Steroids at Discharge Could Become COVID-19 Standard of Care
Researchers recently reported in the peer-review journal Frontiers in Medicine that patients prescribed steroids had a lower risk of death post-hospital discharge than those who didn't receive the anti-inflammatory medicines.
“Our study is the first to examine the relationship between inflammation during hospitalization for COVID-19 and mortality after the patient has ‘recovered’,” said first author Prof Arch G Mainous III, vice chair for research in the Department of Community Health and Family Medicine at the University of Florida Gainesville, in a press release issued on May 12, 2022.
“Here we show that the stronger the inflammation during the initial hospitalization, the greater the probability that the patient will die within 12 months after seemingly ‘recovering’ from COVID-19.”
Mainous said: “Many infectious diseases are accompanied by an increase in inflammation. Most times the inflammation is focused or specific to where the infection is.”
“COVID-19 is different because it creates inflammation in many places besides the airways, for example in the heart, brain, and kidneys. High degrees of inflammation can lead to tissue damage.”
‘Oral steroid prescriptions at discharge among these hospitalized COVID-19 patients were found to be associated with a lower risk of death post-discharge.’
‘The results of this study reaffirm the importance of post-acute COVID-19 sequelae.’
Mainous and colleagues studied the de-identified electronic health records of 1,207 adults hospitalized in 2020 or 2021 after testing positive for COVID-19 within the University of Florida health system, and who had been followed up for at least one year after discharge.
As a proxy for the severity of systemic inflammation during hospitalization, they used a common and validated measure, the concentration in blood of the molecule C-reactive protein (CRP), secreted by the liver in response to a signal by active immune cells.

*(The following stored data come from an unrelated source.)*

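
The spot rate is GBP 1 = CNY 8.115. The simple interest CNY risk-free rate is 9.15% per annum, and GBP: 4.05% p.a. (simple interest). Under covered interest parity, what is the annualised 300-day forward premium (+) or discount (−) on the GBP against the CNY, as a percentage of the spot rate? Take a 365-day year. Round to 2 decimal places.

+4.94%

T = 300/365 years.
CIP forward (CNY per GBP) = 8.115 × 1.0752055/1.0332877 = 8.444204.
Annualised premium = (F − S)/S × (1/T) = (8.444204 − 8.115)/8.115 ÷ (300/365) = 4.94%.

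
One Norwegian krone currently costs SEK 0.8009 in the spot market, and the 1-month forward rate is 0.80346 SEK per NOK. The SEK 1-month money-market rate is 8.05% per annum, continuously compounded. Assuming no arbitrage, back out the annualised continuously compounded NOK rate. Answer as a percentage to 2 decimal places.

4.22%

T = 1/12 years.
F/S = 0.80346/0.8009 = 1.0031964 = (growth of SEK) / (growth of NOK).
SEK growth factor: e^(0.0805×1/12) = 1.0067309.
That pins the NOK growth at 1.0035232.
Take logs: ln 1.0035232 / (1/12) = 0.042204, so 4.22%.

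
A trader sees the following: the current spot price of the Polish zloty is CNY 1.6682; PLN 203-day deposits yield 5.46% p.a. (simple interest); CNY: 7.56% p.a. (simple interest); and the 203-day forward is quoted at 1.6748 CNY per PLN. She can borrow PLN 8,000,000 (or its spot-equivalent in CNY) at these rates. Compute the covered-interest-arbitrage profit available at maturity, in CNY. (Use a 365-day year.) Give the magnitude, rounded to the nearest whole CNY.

CNY 101,466

T = 203/365 years.
Invest the PLN and cover forward: 8,000,000 × 1.0303665753 × 1.6748 = CNY 13,805,263.52.
Convert at spot and invest in CNY: 8,000,000 × 1.6682 × 1.0420460274 = CNY 13,906,729.46.
The quoted forward undervalues PLN, so borrow PLN, convert to CNY at spot, deposit the CNY at 7.56%, and buy PLN forward at 1.6748 to cover the loan.
Profit = 13,906,729.46 − 13,805,263.52 = CNY 101,466.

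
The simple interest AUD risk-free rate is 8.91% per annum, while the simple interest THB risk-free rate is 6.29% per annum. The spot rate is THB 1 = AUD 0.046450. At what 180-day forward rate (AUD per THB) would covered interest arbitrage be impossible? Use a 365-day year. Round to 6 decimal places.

0.047032

T = 180/365 years.
Growth of 1 AUD over T: 1 + 0.0891×180/365 = 1.0439397.
Growth of 1 THB over T: 1 + 0.0629×180/365 = 1.0310192.
CIP: F = S · (grow AUD)/(grow THB) = 0.04645 × 1.0439397/1.0310192 = 0.04703210 AUD per THB.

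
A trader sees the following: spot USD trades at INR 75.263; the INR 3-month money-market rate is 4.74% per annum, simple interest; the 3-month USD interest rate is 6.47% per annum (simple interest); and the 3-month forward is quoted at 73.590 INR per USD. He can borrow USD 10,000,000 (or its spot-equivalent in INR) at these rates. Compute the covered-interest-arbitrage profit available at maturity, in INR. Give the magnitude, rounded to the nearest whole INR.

T = 3/12 years.
Invest the USD and cover forward: 10,000,000 × 1.016175 × 73.590 = INR 747,803,182.50.
Convert at spot and invest in INR: 10,000,000 × 75.263 × 1.011850 = INR 761,548,665.50.
The quoted forward undervalues USD, so borrow USD, convert to INR at spot, deposit the INR at 4.74%, and buy USD forward at 73.590 to cover the loan.
The gap between the two covered legs is INR 13,745,483.

INR 13,745,483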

As expected, the blood concentration of CRP during hospitalization was strongly correlated with the severity of COVID-19: 59.4 mg/L for hospitalized patients who didn’t require supplemental oxygen, 126.9 mg/L for those who needed extra oxygen through non-invasive, non-mechanical ventilation, and 201.2 mg/L for the most severe cases, who required ventilation through a ventilator or through extracorporeal membrane oxygenation.
COVID-19 patients with the highest CRP concentration measured during their hospital stay had a 61% greater hazard – corrected for other risk factors – of dying of any cause within one year of discharge from the hospital than patients with the lowest CRP concentration.
Importantly, the authors showed that the elevated hazard of death from any cause associated with severe inflammation was lowered again by 51% if the patient was prescribed anti-inflammatory steroids after their hospitalization.
These results mean that the severity of inflammation during hospitalization for COVID-19 can predict the risk of subsequent serious health problems, including death, from ‘long COVID’.
They also imply that current recommendations for best practice may need to be changed, to include a more widespread prescription of orally taken steroids to COVID-19 patients upon their discharge.
“When someone has a cold or even pneumonia, we usually think of the illness being over once the patient recovers. This is different from a chronic disease, like congestive heart failure or diabetes, which continue to affect patients after an acute episode.”
“We may similarly need to start thinking of COVID-19 as having ongoing effects in many parts of the body after patients have recovered from the initial episode,” said Mainous.
“Once we recognize the importance of ‘long COVID’ after seeming ‘recovery’, we need to focus on treatments to prevent later problems, such as strokes, brain dysfunction, and especially premature death.”
The current U.S. NIH recommendations for the care of COVID-19 hospitalized patients recommend steroids only for patients who need supplemental oxygen.
The finding that the use of steroids prescribed upon discharge from the hospital and the corresponding reduced risk of mortality indicate that treating inflammation after the acute COVID-19 episode may act as a buffer to the downstream mortality risk.
‘Perhaps this requires a reconceptualization of COVID-19 as both an acute disease and potentially a chronic disease because of the lingering risks,’ stated these researchers.
Weaknesses in the study include it is a limited number of cases at one institution and the data are observational. Thus, the analyses related to steroids and downstream mortality require a clinical trial to confirm these suggestive findings. Third, the researchers did not have death certificates available to them to compute cause of death.
Steroids in severe disease needing respiratory assistance in hospitalized patients clearly saves lives. Steroids in milder cases does not have the proof and may be detrimental.
The study authors declared that the research was conducted in the absence of any commercial or financial relationships that could be construed as a potential conflict of interest.